The NZX-owned Smartshares index funds business is on the hunt for an institutional salesperson at it takes another tilt at the wholesale market.
Hugh Stevens, Smartshares chief, said the group was looking for a business development manager to grow its institutional client base.
Aside from its major in-house client, SuperLife, Smartshares is largely a retail investor business with a handful of wholesale relationships. SuperLife represents about 70 per cent of Smartshares total funds under management (FUM), which hit $3 billion last week.
However, Stevens said there was a growing demand from wholesale clients – such as financial advisory and broking firms – for index fund products in line with global passive investment trends.
“We’ve already shown that we are prepared to offer [discounted] pricing to institutional or wholesale investors,” Stevens said. “But we want to better support institutional clients.”
Smartshares lost its last major institutional client, the NZ Superannuation Fund, in 2009 when the sovereign wealth fund stripped about $400 million from manager’s then $665 million FUM.
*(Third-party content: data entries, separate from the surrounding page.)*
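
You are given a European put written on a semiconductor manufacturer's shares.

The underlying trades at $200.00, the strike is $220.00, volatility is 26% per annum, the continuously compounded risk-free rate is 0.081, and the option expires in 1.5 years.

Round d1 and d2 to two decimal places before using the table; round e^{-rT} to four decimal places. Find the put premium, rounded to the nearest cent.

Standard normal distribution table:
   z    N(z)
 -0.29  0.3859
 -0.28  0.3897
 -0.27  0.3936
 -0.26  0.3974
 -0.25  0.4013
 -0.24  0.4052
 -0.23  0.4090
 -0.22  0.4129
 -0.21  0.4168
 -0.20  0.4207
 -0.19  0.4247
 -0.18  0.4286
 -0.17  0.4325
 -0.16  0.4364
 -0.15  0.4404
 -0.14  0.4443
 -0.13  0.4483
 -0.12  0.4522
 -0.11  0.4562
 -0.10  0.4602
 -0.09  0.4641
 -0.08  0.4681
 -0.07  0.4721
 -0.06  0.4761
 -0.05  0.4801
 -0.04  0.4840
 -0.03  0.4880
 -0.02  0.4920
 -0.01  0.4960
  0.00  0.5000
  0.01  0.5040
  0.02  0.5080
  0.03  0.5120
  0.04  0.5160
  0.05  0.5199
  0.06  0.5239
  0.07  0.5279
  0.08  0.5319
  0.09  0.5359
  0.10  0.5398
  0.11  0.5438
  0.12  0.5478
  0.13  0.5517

$22.59

σ√T = 0.26 × 1.2247 = 0.3184
d₁ = [ln(200/220) + (0.081 + 0.26²/2)·1.5] / 0.3184 = [-0.0953 + 0.1722] / 0.3184 = 0.2415 → 0.24
d₂ = d₁ − σ√T = 0.2415 − 0.3184 = -0.0770 → -0.08
e^(−rT) = e^(−0.081·1.5) = 0.8856
N(−d₂) = N(0.08) = 0.5319;  N(−d₁) = N(-0.24) = 0.4052
P = 220·0.8856·0.5319 − 200·0.4052 = 103.6311 − 81.0400 = 22.5911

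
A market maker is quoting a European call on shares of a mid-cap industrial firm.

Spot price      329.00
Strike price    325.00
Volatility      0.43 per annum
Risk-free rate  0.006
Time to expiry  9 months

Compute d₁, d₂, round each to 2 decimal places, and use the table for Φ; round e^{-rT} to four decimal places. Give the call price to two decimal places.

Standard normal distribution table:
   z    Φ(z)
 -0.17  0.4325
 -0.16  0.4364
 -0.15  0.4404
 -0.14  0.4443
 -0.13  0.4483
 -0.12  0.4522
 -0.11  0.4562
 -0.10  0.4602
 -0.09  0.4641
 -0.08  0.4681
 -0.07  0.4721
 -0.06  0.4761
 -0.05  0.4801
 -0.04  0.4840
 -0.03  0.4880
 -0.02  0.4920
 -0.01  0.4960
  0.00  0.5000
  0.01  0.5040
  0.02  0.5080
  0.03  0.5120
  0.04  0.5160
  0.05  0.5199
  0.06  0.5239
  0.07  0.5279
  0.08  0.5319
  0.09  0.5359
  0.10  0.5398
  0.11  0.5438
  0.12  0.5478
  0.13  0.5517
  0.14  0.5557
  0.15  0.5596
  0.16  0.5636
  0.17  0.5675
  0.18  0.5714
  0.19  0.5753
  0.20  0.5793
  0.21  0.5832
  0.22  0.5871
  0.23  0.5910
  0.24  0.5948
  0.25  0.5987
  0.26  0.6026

T = 0.75;  σ√T = 0.3724
d₁ = [ln(329/325) + (0.006 + 0.43²/2)·0.75] / 0.3724 = [0.0122 + 0.0738] / 0.3724 = 0.2311 which rounds to 0.23
d₂ = d₁ − σ√T = 0.2311 − 0.3724 = -0.1413 which rounds to -0.14
e^(−rT) = e^(−0.006·0.75) = 0.9955
N(d₁) = N(0.23) = 0.5910;  N(d₂) = N(-0.14) = 0.4443
C = 329·0.5910 − 325·0.9955·0.4443 = 194.4390 − 143.7477 = 50.6913

50.69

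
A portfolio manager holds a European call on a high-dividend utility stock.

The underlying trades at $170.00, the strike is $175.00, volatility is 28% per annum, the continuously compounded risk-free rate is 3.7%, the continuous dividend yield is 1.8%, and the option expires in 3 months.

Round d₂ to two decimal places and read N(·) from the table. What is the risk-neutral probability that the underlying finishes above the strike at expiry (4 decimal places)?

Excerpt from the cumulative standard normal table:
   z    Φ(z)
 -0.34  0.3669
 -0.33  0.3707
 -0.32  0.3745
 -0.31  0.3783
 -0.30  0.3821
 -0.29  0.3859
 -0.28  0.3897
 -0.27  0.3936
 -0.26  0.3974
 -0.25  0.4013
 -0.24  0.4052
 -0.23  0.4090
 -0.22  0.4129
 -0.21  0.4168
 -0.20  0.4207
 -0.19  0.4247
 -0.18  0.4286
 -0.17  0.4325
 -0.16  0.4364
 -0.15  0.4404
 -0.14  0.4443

T = 0.25;  σ√T = 0.1400
ln(S/K) + (r − q + σ²/2)T = ln(170/175) + (0.037 − 0.018 + 0.28²/2)·0.25 = -0.0290 + 0.0146 = -0.0144
d₁ = -0.0144 / 0.1400 = -0.1031 → -0.10
d₂ = d₁ − σ√T = -0.1031 − 0.1400 = -0.2431 → -0.24
Pr(exercise) under Q = N(d₂) = 0.4052

0.4052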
Since then the group slowly consolidated a retail client base across a limited product set of five Australasian equity funds before the NZX bought SuperLife late in 2014 for $35 million.
SuperLife money poured into the original Smartshares range but also seeded 18 further index products released by the NZX over 2015/16.
Stevens said the 23 products were available as both exchange-traded funds (ETFs) under the Smartshares brand or as traditional open-ended managed funds via SuperLife. The SuperLife versions may be more tax-effective for wholesale/institutional investors given ETFs are taxed at a flat 28 per cent rather than varying according to underlying investor rates.
Regardless, Smartshares has seen rapid growth over 2018 buoyed by rising share markets and solid flows from both SuperLife and external retail investors.
The funds business added almost $500 million since June this year when FUM stood at just over $2.5 billion. According to NZX figures, external Smartshares FUM grew at just over 39 per cent during the 12 months to June 30 compared to 32.5 per cent for SuperLife.
Stevens said the relatively stronger growth in external Smartshares FUM was partly fueled by increased flows from new direct-to-consumer platforms InvestNow and Sharesies.
Both InvestNow and Sharesies appear among the top 10 shareholders for some of the Smartshares ETFs. For example, Sharesies – essentially a reseller of a small number of Smartshares funds (plus the Pathfinder global equities product) – represents about 0.56 per cent of the NZX 50 ETF while InvestNow accounts for almost 2.2 per cent of the MIDZ (NZ mid-cap fund).
Last week TradeMe confirmed it had taken a small stake in Sharesies, which also includes former NZX chief, Tim Bennett, among its growing register.
Stevens said Smartshares pricing would also move down as each fund gained scale. The group cut costs across a range of ETFs last year after lowering fees on the flagship NZX50 fund (now valued at almost $500 million) from 0.75 per cent to 0.5 per cent in 2016.
“We’ll look at further fee reductions [for the NZX50] and cash funds near the end of the year,” he said.
Last week the NZX also confirmed the worst-kept secret regarding the sale of its research arm, FundSource. It is understood FundSource bids closed off a couple of weeks ago with the sales process set to be finalised before the end of September. NZX bought FundSource – the sole NZ-owned fund research business with a long history in the industry – from parties associated with NZ Funds , in 2006 for about $900,000. FundSource hosts its annual awards this Wednesday at the NZME iHeart Lounge.